Clark has been in her current judicial seat since 1992. Her ethically deficient conduct over the 28 years she’s been around is known, and for some reason excused, by just about everybody.
There is another case like this pending in Louisiana. Harry Cantrell is a judge in New Orleans and he’s 72, and Cantrell is also suing to stick around beyond the current election. If the last name sounds familiar it’s because Cantrell is the father-in-law of that city’s mayor.
The one thing about that judicial age limit is it tends to do a nice job of breaking up these little dynasties that tend to form around certain families. And the question of whether judicial age limits are constitutional in federal law has already been decided in a clear U.S. Supreme Court decision in the case of Gregory v. Ashcroft, surrounding an identical age limit of 70 years old in the state of Missouri…

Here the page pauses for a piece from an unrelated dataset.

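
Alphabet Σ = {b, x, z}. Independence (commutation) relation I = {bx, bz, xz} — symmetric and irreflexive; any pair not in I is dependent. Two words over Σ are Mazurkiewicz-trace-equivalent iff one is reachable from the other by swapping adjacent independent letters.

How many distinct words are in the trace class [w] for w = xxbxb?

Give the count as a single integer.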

Missouri’s mandatory retirement requirement for its state court judges did not violate either the ADEA or the Fourteenth Amendment’s Equal Protection Clause. In addition to emphasizing Missouri’s, or any other state’s, Tenth Amendment right to define the qualifications of its highest state officials, the Court held that the regulations of the ADEA did not apply to “policy-making” appointees such as state court judges. With respect to the petitioners’ Equal Protection challenge, the Court employed a rational basis test to examine whether a rational relationship existed between Missouri’s goal of promoting competent state court judges and its retirement requirement. Noting the connection between increasing age and declining mental and physical capacities, the Court held that Missouri’s retirement requirement for judges who reach the age of seventy was not unreasonable.
The age limit isn’t age discrimination, it’s just a way to impose term limits on elected officials so that somebody else gets a chance. There’s a state interest in doing so; while Louisiana’s legislative term limits present something of a downside in that as many as a third of the state’s legislators are first-termers still feeling their way around the legislative process at any given time, most people agree it’s a good thing to have weeded out so many of the crooked old lifers who used to stand in the way of reform. Term limits relieved us of Francis Heitmeier and John Alario, and a different form of them is intended to also relieve us of Janice Clark.
It’s unlikely that this lawsuit will go anywhere. There isn’t much in the way of law standing up for Clark. Her “equal protection” argument is tremendously unpersuasive for a judge to be making; when you’ve already served on the judicial bench for 28 years you can’t exactly claim you’ve been discriminated against.
So who is “LVEJ?” A Google search for Louisiana Voters for an Experienced Judiciary turns up exactly nothing other than the Advocate article about Clark’s lawsuit. Nor could we find anything at the state Ethics Board website about them. Nor at the Secretary of State’s website. We also asked around among a few lawyers of our acquaintance; nobody has ever heard of them. One would imagine you’d want to have a real entity registered with some responsible government agency before going into court with it as a party to a lawsuit, but hey – that’s not how Janice Clark’s people roll.
The two lawyers filing the suit on Clark’s behalf, Ernest L. Johnson and Arthur R. Thomas, are veterans of the North Baton Rouge legal goon squad. Johnson, who’s an NAACP dignitary, was actually involved in the lawsuit 30 years ago which created the judicial seat Clark now occupies. He’s also fresh off a six-month suspension of his law license for some sort of unspecified misconduct.
Whether that misconduct involved cooking up a fake entity with which to file a frivolous lawsuit, we can’t say. But it wouldn’t be a surprise.